AUNTIE TAUTAU WAS waiting at our house. An old beater of a station wagon was parked in the driveway. I hadn’t realized that any of the Aunties knew how to drive, but apparently they did, although they had lousy tastes in cars. As we clambered out of the CR-V, Fata seemed locked within herself, mute. Auntie Tautau scurried up, Merriweather holding onto the brim of her hat for dear life.
“I’ll take her home with me,” Auntie Tautau said. “It wouldn’t be a good idea to let her sleep here tonight.” And with that, she took Fata Morgana’s hands, and led her to the station wagon. As they drove out of sight, I let out a shuddering breath.
“I have no clue of what to do about Fata. She’s so lonely and she so much wants to be part of our lives again. But it’s so dangerous having her around. And I feel absolutely horrible saying that, given she saved my life tonight.”
“Let it be for now. Auntie Tautau will know what’s best,” Aegis said, unlocking the door. He turned to Sandy and Max. “Do you to want to spend the night here, given how late it is?”

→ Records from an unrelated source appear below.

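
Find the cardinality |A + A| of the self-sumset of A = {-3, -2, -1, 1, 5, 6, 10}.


A + A = {a + a' : a, a' ∈ A}; |A| = 7.
General bounds: 2|A| - 1 ≤ |A + A| ≤ |A|(|A|+1)/2, i.e. 13 ≤ |A + A| ≤ 28.
Lower bound 2|A|-1 is attained iff A is an arithmetic progression.
Enumerate sums a + a' for a ≤ a' (symmetric, so this suffices):
a = -3: -3+-3=-6, -3+-2=-5, -3+-1=-4, -3+1=-2, -3+5=2, -3+6=3, -3+10=7
a = -2: -2+-2=-4, -2+-1=-3, -2+1=-1, -2+5=3, -2+6=4, -2+10=8
a = -1: -1+-1=-2, -1+1=0, -1+5=4, -1+6=5, -1+10=9
a = 1: 1+1=2, 1+5=6, 1+6=7, 1+10=11
a = 5: 5+5=10, 5+6=11, 5+10=15
a = 6: 6+6=12, 6+10=16
a = 10: 10+10=20
Distinct sums: {-6, -5, -4, -3, -2, -1, 0, 2, 3, 4, 5, 6, 7, 8, 9, 10, 11, 12, 15, 16, 20}
|A + A| = 21

|A + A| = 21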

Sandy shook her head. “I just want a hot bath, and my own bed. I’ll call you tomorrow morning, Maddy. We’ll go over to Auntie Tautau’s together and talk to her about Fata and what to do.” And with that, she and Max made their way back to their car and headed off into the darkness.
It was four a.m., and I was feeling every single moment in my body. The flames had singed me from the inside out, leaving me feeling crisped and dry. Aegis pushed me toward the table, motioning to a chair. “Sit down. I’m going to get you something to eat and drink. You need energy.”